Okay, the decision wasn’t that clean. My husband came down to PV to take a look at our property and discovered some issues. He stayed a bit longer to work those out and came back to Maine. He was clearly ready to make the move full time to PV – even though we hadn’t made a plan to do so for some time yet.
He was back in Puerto Vallarta with family in December while I was running our business back home. I’ll skip over the messy part – let’s just say that a number of events led me to see that NOW was the time to make our move. Our property issue wasn’t going away and needed for us to be present. And spending another winter in Maine wasn’t what I wanted. I felt like I was away from my ‘home’ – a sentiment that many people use to describe how they feel about this place.
So my point is, I wasn’t ready. And I wonder if I had done things by my plan if I would have been any more ready. For the first time in my life, I made a quick decision. I didn’t think it through to every detail, I didn’t go to therapy. I didn’t recruit my friends to pound reason into me. I let go of everything I knew about me and just leaped. From what felt like a very high, scary building.

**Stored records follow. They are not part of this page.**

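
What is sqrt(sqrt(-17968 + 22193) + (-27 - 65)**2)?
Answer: sqrt(8529) ≈ 92.353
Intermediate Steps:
sqrt(sqrt(-17968 + 22193) + (-27 - 65)**2) = sqrt(sqrt(4225) + (-92)**2) = sqrt(65 + 8464) = sqrt(8529)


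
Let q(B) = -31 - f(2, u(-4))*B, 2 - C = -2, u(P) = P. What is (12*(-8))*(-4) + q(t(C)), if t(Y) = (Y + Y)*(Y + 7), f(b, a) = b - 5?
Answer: 617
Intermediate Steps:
C = 4 (C = 2 - 1*(-2) = 2 + 2 = 4)
f(b, a) = -5 + b
t(Y) = 2*Y*(7 + Y) (t(Y) = (2*Y)*(7 + Y) = 2*Y*(7 + Y))
q(B) = -31 + 3*B (q(B) = -31 - (-5 + 2)*B = -31 - (-3)*B = -31 + 3*B)
(12*(-8))*(-4) + q(t(C)) = (12*(-8))*(-4) + (-31 + 3*(2*4*(7 + 4))) = -96*(-4) + (-31 + 3*(2*4*11)) = 384 + (-31 + 3*88) = 384 + (-31 + 264) = 384 + 233 = 617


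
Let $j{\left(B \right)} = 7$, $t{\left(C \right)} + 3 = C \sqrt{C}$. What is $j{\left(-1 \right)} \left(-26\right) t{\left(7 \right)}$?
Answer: $546 - 1274 \sqrt{7} \approx -2824.7$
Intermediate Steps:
$t{\left(C \right)} = -3 + C^{\frac{3}{2}}$ ($t{\left(C \right)} = -3 + C \sqrt{C} = -3 + C^{\frac{3}{2}}$)
$j{\left(-1 \right)} \left(-26\right) t{\left(7 \right)} = 7 \left(-26\right) \left(-3 + 7^{\frac{3}{2}}\right) = - 182 \left(-3 + 7 \sqrt{7}\right) = 546 - 1274 \sqrt{7}$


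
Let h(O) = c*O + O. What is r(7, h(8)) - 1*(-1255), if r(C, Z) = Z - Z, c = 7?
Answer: 1255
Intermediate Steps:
h(O) = 8*O (h(O) = 7*O + O = 8*O)
r(C, Z) = 0
r(7, h(8)) - 1*(-1255) = 0 - 1*(-1255) = 0 + 1255 = 1255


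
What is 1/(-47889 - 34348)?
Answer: -1/82237 ≈ -1.2160e-5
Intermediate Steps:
1/(-47889 - 34348) = 1/(-82237) = -1/82237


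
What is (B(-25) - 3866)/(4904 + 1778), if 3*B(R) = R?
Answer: -11623/20046 ≈ -0.57982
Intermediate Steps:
B(R) = R/3
(B(-25) - 3866)/(4904 + 1778) = ((1/3)*(-25) - 3866)/(4904 + 1778) = (-25/3 - 3866)/6682 = -11623/3*1/6682 = -11623/20046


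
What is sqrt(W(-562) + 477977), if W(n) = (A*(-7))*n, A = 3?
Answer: sqrt(489779) ≈ 699.84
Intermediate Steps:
W(n) = -21*n (W(n) = (3*(-7))*n = -21*n)
sqrt(W(-562) + 477977) = sqrt(-21*(-562) + 477977) = sqrt(11802 + 477977) = sqrt(489779)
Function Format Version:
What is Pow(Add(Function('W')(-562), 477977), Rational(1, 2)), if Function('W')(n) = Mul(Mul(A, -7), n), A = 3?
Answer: Pow(489779, Rational(1, 2)) ≈ 699.84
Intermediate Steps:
Function('W')(n) = Mul(-21, n) (Function('W')(n) = Mul(Mul(3, -7), n) = Mul(-21, n))
Pow(Add(Function('W')(-562), 477977), Rational(1, 2)) = Pow(Add(Mul(-21, -562), 477977), Rational(1, 2)) = Pow(Add(11802, 477977), Rational(1, 2)) = Pow(489779, Rational(1, 2))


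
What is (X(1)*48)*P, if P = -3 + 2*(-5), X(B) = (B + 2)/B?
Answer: -1872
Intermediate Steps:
X(B) = (2 + B)/B
P = -13 (P = -3 - 10 = -13)
(X(1)*48)*P = (((2 + 1)/1)*48)*(-13) = ((1*3)*48)*(-13) = (3*48)*(-13) = 144*(-13) = -1872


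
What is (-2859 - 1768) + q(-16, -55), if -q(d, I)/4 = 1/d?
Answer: -18507/4 ≈ -4626.8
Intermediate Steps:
q(d, I) = -4/d
(-2859 - 1768) + q(-16, -55) = (-2859 - 1768) - 4/(-16) = -4627 - 4*(-1/16) = -4627 + ¼ = -18507/4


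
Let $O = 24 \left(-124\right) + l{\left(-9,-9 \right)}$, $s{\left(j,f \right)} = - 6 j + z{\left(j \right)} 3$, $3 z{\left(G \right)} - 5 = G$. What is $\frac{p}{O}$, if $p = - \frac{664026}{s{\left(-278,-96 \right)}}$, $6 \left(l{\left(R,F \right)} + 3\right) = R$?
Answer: $\frac{442684}{2771865} \approx 0.15971$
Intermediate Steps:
$l{\left(R,F \right)} = -3 + \frac{R}{6}$
$z{\left(G \right)} = \frac{5}{3} + \frac{G}{3}$
$s{\left(j,f \right)} = 5 - 5 j$ ($s{\left(j,f \right)} = - 6 j + \left(\frac{5}{3} + \frac{j}{3}\right) 3 = - 6 j + \left(5 + j\right) = 5 - 5 j$)
$p = - \frac{221342}{465}$ ($p = - \frac{664026}{5 - -1390} = - \frac{664026}{5 + 1390} = - \frac{664026}{1395} = \left(-664026\right) \frac{1}{1395} = - \frac{221342}{465} \approx -476.0$)
$O = - \frac{5961}{2}$ ($O = 24 \left(-124\right) + \left(-3 + \frac{1}{6} \left(-9\right)\right) = -2976 - \frac{9}{2} = - \frac{5961}{2} \approx -2980.5$)
$\frac{p}{O} = - \frac{221342}{465 \left(- \frac{5961}{2}\right)} = \left(- \frac{221342}{465}\right) \left(- \frac{2}{5961}\right) = \frac{442684}{2771865}$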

Guess what? I landed on both feet. We packed our condo and put everything into storage, loaded 5 suitcases and our dog onto a plane January 2 and began our life here.
I’ve never lived anywhere for any amount of time other than Maine. So MOVING to another place, let alone another country, felt (still feels) like a big deal. And I love it here. And I love that I was able to set fear and safe planning aside to make it happen.
Do you have plans or experiences about making a move to PV? Let’s hear them!